Two or three days later, when journalists contacted Atta about the joke, he had a more serious thing to say. Now a frail 85 years old, Attah appealed to the government to help him get accommodation and money to look after himself and his family. He stated that he was proud to have been associated with our former Head of State, but he bemoaned his current living conditions.

Atta is an ordinary person; a person who falls within the category of the social class that Rawlings would call “the people”. Rawlings came to power on 31 December 1981 proclaiming “people’s power”. He said that he would ensure that the living conditions of the ordinary person are improved. Many ordinary people took him at his word. Mortuary workers, such as Atta should therefore have expected that a government under Rawlings would foster an improvement in their living conditions. That was not to be. When Atta reached retirement age at 60 years, Rawlings was still in power. However, “people’s power” did not make a positive difference in his living conditions. He is still poor, and has no reasonable accommodation. He is now calling on the ‘Bastards’ in the government to help look after him.

Instead of a better life in his old age, he is now the subject of a joke from his old friend, ”the People’s Man” and Champion of People’s Power. Where is the power of Atta after nearly 20 years of “People’s Power”?

Whereas according to Mr. Rawlings’ version of the Atta story, Atta was running because he thought someone was after him, Atta had a different account. He was running after the soldier to re-assure him that he was no ghost. So why did Rawlings embellish the story in such a way as to paint Atta as someone who was running in fright? The answer may not be hard to find. The joke had to be at the expense of Atta who needed to be an object of derision to make a good joke. Even President Atta Mills was so embarrassed by Atta’s alleged behaviour that he wondered whether he should not remove the name “Atta” from his own name.

The present state of Atta is only one example of numerous cases of when a person takes advantage of his friends in the process of advancing himself. Whereas recounting the story of Attah made Rawlings feel good, Atta could not have the benefit of a “people’s revolutionary government” with a commitment to look after the interests of ordinary workers (or as they say these days: “foot-soldiers”).

Among the “foot-soldiers” who fought their way amidst blazing guns to release Mr. Rawlings from custody on June 4 1979, only one or two can be said to be Rawlings adherents today.
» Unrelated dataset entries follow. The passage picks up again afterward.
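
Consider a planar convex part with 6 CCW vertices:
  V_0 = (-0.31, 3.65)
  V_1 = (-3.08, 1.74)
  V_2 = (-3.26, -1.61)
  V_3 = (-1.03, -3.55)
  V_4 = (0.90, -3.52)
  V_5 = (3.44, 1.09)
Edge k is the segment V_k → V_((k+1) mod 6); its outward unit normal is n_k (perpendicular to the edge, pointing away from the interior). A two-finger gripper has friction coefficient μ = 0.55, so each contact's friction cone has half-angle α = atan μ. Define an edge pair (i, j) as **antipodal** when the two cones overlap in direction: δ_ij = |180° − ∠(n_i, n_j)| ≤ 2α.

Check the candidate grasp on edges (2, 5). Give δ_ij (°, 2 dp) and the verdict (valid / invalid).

δ = 6.70°, valid

α = atan 0.55 = 28.81°;  2α = 57.62°
edge 2: e_2 = (+2.23, -1.94);  n_2 = (-0.6563, -0.7545)
edge 5: e_5 = (-3.75, +2.56);  n_5 = (+0.5638, +0.8259)
∠(n_2, n_5) = 173.30°
δ = |180° − 173.30°| = 6.70°
6.70° ≤ 2α = 57.62°  →  valid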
Among the AFRC members (of Captain Kwabena Baah Achamfuor, Staff Sargent Alex Adjei, Corporal Owusu Boateng, Lance Corporal Peter Tasiri, Lance Corporal Sarkodee-Addo, Leading Aircraftman Captain Kojo Boakye Gyan, Major Mensah-Poku, Major Mensah Gbedemah, Lieutenant Commander HC Apaloo, , Warrant Officer (II) Harry K. Obeng, John N. Gatsiko, Lance Corporal Ansah Atiemo, Corporal Sheikh Tetteh, Private Owusu Adu), only one or two currently considers themselves as a friend.

Then came the founding members of the June 4 Movement, who invited Rawlings to join them in 1980 so that they could defend him against the onslaught of the Limann Government. The roll-call includes:

Assakua Agambila, Nicholas Atampugre, Nyeya Yen, Taata Ofosu, Napoleon Abdulai, Gariba Shaibu, Eben Portuphy, Aloysius Denkabi, Zaya Yeebo, Kwasi Adu, Joe Cudjoe, Explo Nani Kofi, etc. Apart from two of these, those who did not escape into exile met a gruesome death later.

Apart from one or two of the other-rank soldiers who led Rawlings into Burma Camp to stage the coup of 31 December 1983, none of them can now be considered as friends. Sgt. Alolga Akatapore (exile), Corporal Halidu Gyiwa (shot dead in 1983), Corporal Aliu (shot dead in 1983), Corporal Eric Asare, Corporal Matthew Adabuga (exile), Corporal Issaka Braimah (exile), Corporal C.C. Addae (died in exile) were all participants in the

Then came the other members of the PNDC: Chris Bukari Atim (he went into exile in 1982); Sergeant Daniel Alolga Akata Pore (he was arrested and later escaped into exile); Joachim Amartey Kwei (he was executed in 1982); Reverend Dr. Vincent Kwabena Damuah ( he was sacked by radio announcement in 1982); Warrant Officer Joseph Adjei Buadi (he ‘resigned’ in 1984), and Brigadier Joseph Nunoo-Mensah (he resigned in 1982). The only one left standing was Mr. Rawlings. These were followed by a plethora of others, most of whom fell by the wayside, not because they were corrupt, but because Rawlings no longer had use for them. For example, Captain (rtd) Kojo Tsikata, P.V. Obeng, Ebo Tawiah, etc are now considered foes.

When NDC came, the Vice President, Mr. Nkensen Arkaah soon found out that if he would not play ball, he could be slapped. And so it came to pass. Most of the new “darlings” with whom Rawlings worked until 2001 are among those who are now described as “greedy bastards”. Not even now President Atta Mills is good enough anymore since he would not be a poodle. As for Atta the Mortuary-Man, he should consider himself lucky. The only thing he appears to have endured is that, in the face of his poverty, he only became an object of laughter. The reason which made Col. Bernasko run into exile would surface very soon, as we find our “önly-standing” hero running a parallel “government” in the form of visiting sick people and schools, and carting .people to have injections. The question would continue to linger as to why, in the trail of one person, there are so many broken bones and skeletons.